Волошин ударил кулаком по столу:
– Боюсь!
– Не кричи.
– Да, да, боюсь, – тише повторил Волошин, глаза его недобро потемнели. – И никто – слышишь?! – никто не смеет меня упрекать. Боюсь. Мне плевать, кто он был, этот несчастный Иван Иванов. Слышишь, плевать! Вздорный ли честолюбец, намекавший, что отделится от Нечаева, или попросту глупец, не понимавший, что дело проигрывает от разных дрязг. Плевать мне…
– Но ведь никто и не…
– Нет, стой! Стой-ка! Ты слушай, ты мне свое потом. Ну хорошо, говорю, хорошо. Пусть даже Нечаев и эти… которые с ним-то были… Пусть они Иванова подозревали. Подозревали возможность предательства. Но доказательств не было. Одно только наитие. И только у одного Нечаева. И вот он, Нечаев, как глава своей дутой «Народной расправы», посмел взять на себя… посмел решить участь человека. Ну, дальше известно: убили, труп в воду. И дело сделано. И опять-таки не само по себе страшит: если предатель, туда и дорога. Другое: как это он посмел?! Нечаев, говорю, как? Пусть Иванов был туп, ограничен, пусть Иванов относился враждебно к Нечаеву, а не Нечаев к Иванову. Но ведь это Нечаев решился кровью невинного скрепить свою организацию. Так?

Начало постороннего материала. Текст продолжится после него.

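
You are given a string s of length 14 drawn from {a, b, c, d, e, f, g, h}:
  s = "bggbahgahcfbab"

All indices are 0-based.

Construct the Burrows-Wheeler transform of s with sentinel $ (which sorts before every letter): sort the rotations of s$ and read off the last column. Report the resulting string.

bbgbafg$hchgbaa

rank  rotation         last
    0  $bggbahgahcfbab  b
    1  ab$bggbahgahcfb  b
    2  ahcfbab$bggbahg  g
    3  ahgahcfbab$bggb  b
    4  b$bggbahgahcfba  a
    5  bab$bggbahgahcf  f
    6  bahgahcfbab$bgg  g
    7  bggbahgahcfbab$  $
    8  cfbab$bggbahgah  h
    9  fbab$bggbahgahc  c
   10  gahcfbab$bggbah  h
   11  gbahgahcfbab$bg  g
   12  ggbahgahcfbab$b  b
   13  hcfbab$bggbahga  a
   14  hgahcfbab$bggba  a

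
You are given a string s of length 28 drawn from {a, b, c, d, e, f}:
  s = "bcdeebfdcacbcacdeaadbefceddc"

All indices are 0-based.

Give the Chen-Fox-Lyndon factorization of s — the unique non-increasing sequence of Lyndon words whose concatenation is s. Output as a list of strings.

["bcdeebfdc", "acbcacde", "aadbefceddc"]

emit factor 1: 'bcdeebfdc' (i=0, period=9)
emit factor 2: 'acbcacde' (i=9, period=8)
emit factor 3: 'aadbefceddc' (i=17, period=11)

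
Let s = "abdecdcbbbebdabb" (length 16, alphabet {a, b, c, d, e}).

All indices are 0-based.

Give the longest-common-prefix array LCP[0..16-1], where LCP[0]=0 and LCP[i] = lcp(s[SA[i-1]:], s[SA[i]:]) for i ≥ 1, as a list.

rank | idx | suffix
   0 |  13 | abb
   1 |   0 | abdecdcbbbebdabb
   2 |  15 | b
   3 |  14 | bb
   4 |   7 | bbbebdabb
   5 |   8 | bbebdabb
   6 |  11 | bdabb
   7 |   1 | bdecdcbbbebdabb
   8 |   9 | bebdabb
   9 |   6 | cbbbebdabb
  10 |   4 | cdcbbbebdabb
  11 |  12 | dabb
  12 |   5 | dcbbbebdabb
  13 |   2 | decdcbbbebdabb
  14 |  10 | ebdabb
  15 |   3 | ecdcbbbebdabb

SA = [13, 0, 15, 14, 7, 8, 11, 1, 9, 6, 4, 12, 5, 2, 10, 3]
rank  pair      lcp
   1  s[13:],s[0:]  2  'ab'
   2  s[0:],s[15:]  0  ''
   3  s[15:],s[14:]  1  'b'
   4  s[14:],s[7:]  2  'bb'
   5  s[7:],s[8:]  2  'bb'
   6  s[8:],s[11:]  1  'b'
   7  s[11:],s[1:]  2  'bd'
   8  s[1:],s[9:]  1  'b'
   9  s[9:],s[6:]  0  ''
  10  s[6:],s[4:]  1  'c'
  11  s[4:],s[12:]  0  ''
  12  s[12:],s[5:]  1  'd'
  13  s[5:],s[2:]  1  'd'
  14  s[2:],s[10:]  0  ''
  15  s[10:],s[3:]  1  'e'

[0, 2, 0, 1, 2, 2, 1, 2, 1, 0, 1, 0, 1, 1, 0, 1]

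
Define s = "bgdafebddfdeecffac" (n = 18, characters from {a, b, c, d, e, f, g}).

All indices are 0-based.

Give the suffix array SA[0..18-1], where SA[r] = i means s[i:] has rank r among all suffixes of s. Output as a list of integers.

[16, 3, 6, 0, 17, 13, 2, 7, 10, 8, 5, 12, 11, 15, 9, 4, 14, 1]

rank→(start, suffix):
  0 → (16, 'ac')
  1 → (3, 'afebddfdeecffac')
  2 → (6, 'bddfdeecffac')
  3 → (0, 'bgdafebddfdeecffac')
  4 → (17, 'c')
  5 → (13, 'cffac')
  6 → (2, 'dafebddfdeecffac')
  7 → (7, 'ddfdeecffac')
  8 → (10, 'deecffac')
  9 → (8, 'dfdeecffac')
  10 → (5, 'ebddfdeecffac')
  11 → (12, 'ecffac')
  12 → (11, 'eecffac')
  13 → (15, 'fac')
  14 → (9, 'fdeecffac')
  15 → (4, 'febddfdeecffac')
  16 → (14, 'ffac')
  17 → (1, 'gdafebddfdeecffac')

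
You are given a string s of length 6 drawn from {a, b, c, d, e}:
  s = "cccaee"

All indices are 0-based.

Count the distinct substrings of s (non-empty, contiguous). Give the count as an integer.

sorted suffixes:
  #0 SA[0]=3  'aee'
  #1 SA[1]=2  'caee'
  #2 SA[2]=1  'ccaee'
  #3 SA[3]=0  'cccaee'
  #4 SA[4]=5  'e'
  #5 SA[5]=4  'ee'

SA = [3, 2, 1, 0, 5, 4]
rank  pair      lcp
   1  s[3:],s[2:]  0  ''
   2  s[2:],s[1:]  1  'c'
   3  s[1:],s[0:]  2  'cc'
   4  s[0:],s[5:]  0  ''
   5  s[5:],s[4:]  1  'e'

n(n+1)/2 = 6·7/2 = 21
Σ LCP = 0 + 0 + 1 + 2 + 0 + 1 = 4
distinct = 21 − 4 = 17

17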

– Да ты ломишься в открытые ворота. Ни один настоящий революционер не оправдывает Нечаева. А я, брат, склонен видеть в этом убийство еще и личную трагедию.
– Чью? – быстро спросил Денис.
– Нечаева.
– Нечаева? – мрачно усмехнулся Волошин. – Трагедия убийцы?

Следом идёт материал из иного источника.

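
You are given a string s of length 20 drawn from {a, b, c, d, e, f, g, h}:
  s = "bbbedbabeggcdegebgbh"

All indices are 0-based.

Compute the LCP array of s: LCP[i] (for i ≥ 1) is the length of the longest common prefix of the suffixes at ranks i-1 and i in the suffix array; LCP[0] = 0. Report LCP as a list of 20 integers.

[0, 0, 1, 2, 1, 2, 1, 1, 0, 0, 1, 0, 1, 1, 2, 0, 1, 1, 1, 0]

rank→(start, suffix):
  0 → (6, 'abeggcdegebgbh')
  1 → (5, 'babeggcdegebgbh')
  2 → (0, 'bbbedbabeggcdegebgbh')
  3 → (1, 'bbedbabeggcdegebgbh')
  4 → (2, 'bedbabeggcdegebgbh')
  5 → (7, 'beggcdegebgbh')
  6 → (16, 'bgbh')
  7 → (18, 'bh')
  8 → (11, 'cdegebgbh')
  9 → (4, 'dbabeggcdegebgbh')
  10 → (12, 'degebgbh')
  11 → (15, 'ebgbh')
  12 → (3, 'edbabeggcdegebgbh')
  13 → (13, 'egebgbh')
  14 → (8, 'eggcdegebgbh')
  15 → (17, 'gbh')
  16 → (10, 'gcdegebgbh')
  17 → (14, 'gebgbh')
  18 → (9, 'ggcdegebgbh')
  19 → (19, 'h')

SA = [6, 5, 0, 1, 2, 7, 16, 18, 11, 4, 12, 15, 3, 13, 8, 17, 10, 14, 9, 19]
rank  pair      lcp
   1  s[6:],s[5:]  0  ''
   2  s[5:],s[0:]  1  'b'
   3  s[0:],s[1:]  2  'bb'
   4  s[1:],s[2:]  1  'b'
   5  s[2:],s[7:]  2  'be'
   6  s[7:],s[16:]  1  'b'
   7  s[16:],s[18:]  1  'b'
   8  s[18:],s[11:]  0  ''
   9  s[11:],s[4:]  0  ''
  10  s[4:],s[12:]  1  'd'
  11  s[12:],s[15:]  0  ''
  12  s[15:],s[3:]  1  'e'
  13  s[3:],s[13:]  1  'e'
  14  s[13:],s[8:]  2  'eg'
  15  s[8:],s[17:]  0  ''
  16  s[17:],s[10:]  1  'g'
  17  s[10:],s[14:]  1  'g'
  18  s[14:],s[9:]  1  'g'
  19  s[9:],s[19:]  0  ''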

– И все ж ты не можешь отрицать… Нечаев, несмотря на свои замашки, ужасные, повторяю… Ты не можешь отрицать его преданность революции, народу, идее.

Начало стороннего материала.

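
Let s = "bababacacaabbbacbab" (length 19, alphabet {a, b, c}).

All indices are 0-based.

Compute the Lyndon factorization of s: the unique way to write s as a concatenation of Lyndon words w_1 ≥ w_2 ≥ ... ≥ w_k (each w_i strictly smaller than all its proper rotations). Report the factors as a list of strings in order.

emit factor 1: 'b' (i=0, period=1)
emit factor 2: 'ababacac' (i=1, period=8)
emit factor 3: 'aabbbacbab' (i=9, period=10)

["b", "ababacac", "aabbbacbab"]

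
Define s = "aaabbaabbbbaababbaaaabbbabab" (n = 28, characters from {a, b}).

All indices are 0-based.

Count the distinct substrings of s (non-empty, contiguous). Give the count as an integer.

325

rank→(start, suffix):
  0 → (17, 'aaaabbbabab')
  1 → (0, 'aaabbaabbbbaababbaaaabbbabab')
  2 → (18, 'aaabbbabab')
  3 → (11, 'aababbaaaabbbabab')
  4 → (1, 'aabbaabbbbaababbaaaabbbabab')
  5 → (19, 'aabbbabab')
  6 → (5, 'aabbbbaababbaaaabbbabab')
  7 → (26, 'ab')
  8 → (24, 'abab')
  9 → (12, 'ababbaaaabbbabab')
  10 → (14, 'abbaaaabbbabab')
  11 → (2, 'abbaabbbbaababbaaaabbbabab')
  12 → (20, 'abbbabab')
  13 → (6, 'abbbbaababbaaaabbbabab')
  14 → (27, 'b')
  15 → (16, 'baaaabbbabab')
  16 → (10, 'baababbaaaabbbabab')
  17 → (4, 'baabbbbaababbaaaabbbabab')
  18 → (25, 'bab')
  19 → (23, 'babab')
  20 → (13, 'babbaaaabbbabab')
  21 → (15, 'bbaaaabbbabab')
  22 → (9, 'bbaababbaaaabbbabab')
  23 → (3, 'bbaabbbbaababbaaaabbbabab')
  24 → (22, 'bbabab')
  25 → (8, 'bbbaababbaaaabbbabab')
  26 → (21, 'bbbabab')
  27 → (7, 'bbbbaababbaaaabbbabab')

SA = [17, 0, 18, 11, 1, 19, 5, 26, 24, 12, 14, 2, 20, 6, 27, 16, 10, 4, 25, 23, 13, 15, 9, 3, 22, 8, 21, 7]
rank  pair      lcp
   1  s[17:],s[0:]  3  'aaa'
   2  s[0:],s[18:]  5  'aaabb'
   3  s[18:],s[11:]  2  'aa'
   4  s[11:],s[1:]  3  'aab'
   5  s[1:],s[19:]  4  'aabb'
   6  s[19:],s[5:]  5  'aabbb'
   7  s[5:],s[26:]  1  'a'
   8  s[26:],s[24:]  2  'ab'
   9  s[24:],s[12:]  4  'abab'
  10  s[12:],s[14:]  2  'ab'
  11  s[14:],s[2:]  5  'abbaa'
  12  s[2:],s[20:]  3  'abb'
  13  s[20:],s[6:]  4  'abbb'
  14  s[6:],s[27:]  0  ''
  15  s[27:],s[16:]  1  'b'
  16  s[16:],s[10:]  3  'baa'
  17  s[10:],s[4:]  4  'baab'
  18  s[4:],s[25:]  2  'ba'
  19  s[25:],s[23:]  3  'bab'
  20  s[23:],s[13:]  3  'bab'
  21  s[13:],s[15:]  1  'b'
  22  s[15:],s[9:]  4  'bbaa'
  23  s[9:],s[3:]  5  'bbaab'
  24  s[3:],s[22:]  3  'bba'
  25  s[22:],s[8:]  2  'bb'
  26  s[8:],s[21:]  4  'bbba'
  27  s[21:],s[7:]  3  'bbb'

n(n+1)/2 = 28·29/2 = 406
Σ LCP = 0 + 3 + 5 + 2 + 3 + 4 + 5 + 1 + 2 + 4 + 2 + 5 + 3 + 4 + 0 + 1 + 3 + 4 + 2 + 3 + 3 + 1 + 4 + 5 + 3 + 2 + 4 + 3 = 81
distinct = 406 − 81 = 325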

– Преданность, говоришь? – Волошин покачал головой. – Я одного в нем не отрицаю: преданности собственному честолюбию, собственному «я»… Впрочем, довольно. Не об нем… не в нем главное. А вот что. Ты послушай. Нечаев не один был. С ним в грот-то, на убийство-то, кто пошел? И Прыжов и Успенский… Ни ты, ни я этих людей не знали, но здесь, в академии, есть такие, что помнят. Отличные были люди, честные. Тут ни у кого двух мнений. И вот они пошли и сделали несправедливое, страшное дело. Почему? Да потому, что верили Нечаеву. Верили! В две правды верили: в одну – для всех и в другую – особую, нечаевскую. А тот все шаманил: конспирация, конспирация. И они не разглядели. Не разглядели, как этот мерзавец опутывал их круговой порукой. Вот где трагедия. Не разглядели. А как разглядеть, если и вправду конспирация требуется? Как? Где кончается дело, где кончается конспирация, а где начинается гнусность? Вот она, Саша, заковыка, когда думаешь о боевом кулаке. Я боюсь генералов от революции. Понимаю: авторитет нужен, как в военном деле. Нужен авторитет. Но опять же, где он кончается, авторитет, а где самовластие, самоуправство начинаются?.. Ты, брат, извини, я это все нестройно, сбивчиво. Не дисциплины страшусь, пойми. Я подчиняться научился. Но не слепо, не щенком. Да, да, дисциплину знаю, но «целесообразность» вот таких Нечаевых знать не хочу. И не помирюсь, не помирюсь. А кто поручится: не будет у нас Нечаевых? Кто? Ты поручишься?
Михайлов хмуро молчал. Потом ответил:
– Поручусь. А про Нечаева скажу: игру в маскарадную конспирацию отвергаю, однако признаю сильной личностью, преданной революции.
– Ах вот оно что! – Денис задохнулся. – Вот оно как! «Сильная личность»! Да неужто ты, голова, не соображаешь: из такого вот нечаевского теста выпекаются бонапарты. «Сильная личность»! Ты думаешь, они пахнут как-нибудь иначе? Ты думаешь, у них глаза, что ли, другие? А я тебе скажу: никто до поры не знает, в ком он сидит, этот нечаев-бонапарт. Вот! И откуда он выскочит, тоже никто не знает.
– А-а, догадываюсь, – проговорил Михайлов медленно. – Так вот… Знай, не нынче говорю… давно выносил. – Он помотал кулаком. – Давно, Денис. Тоже думал об этом. Так вот. Рать, которая исполнит свою задачу… Ты это имел в виду?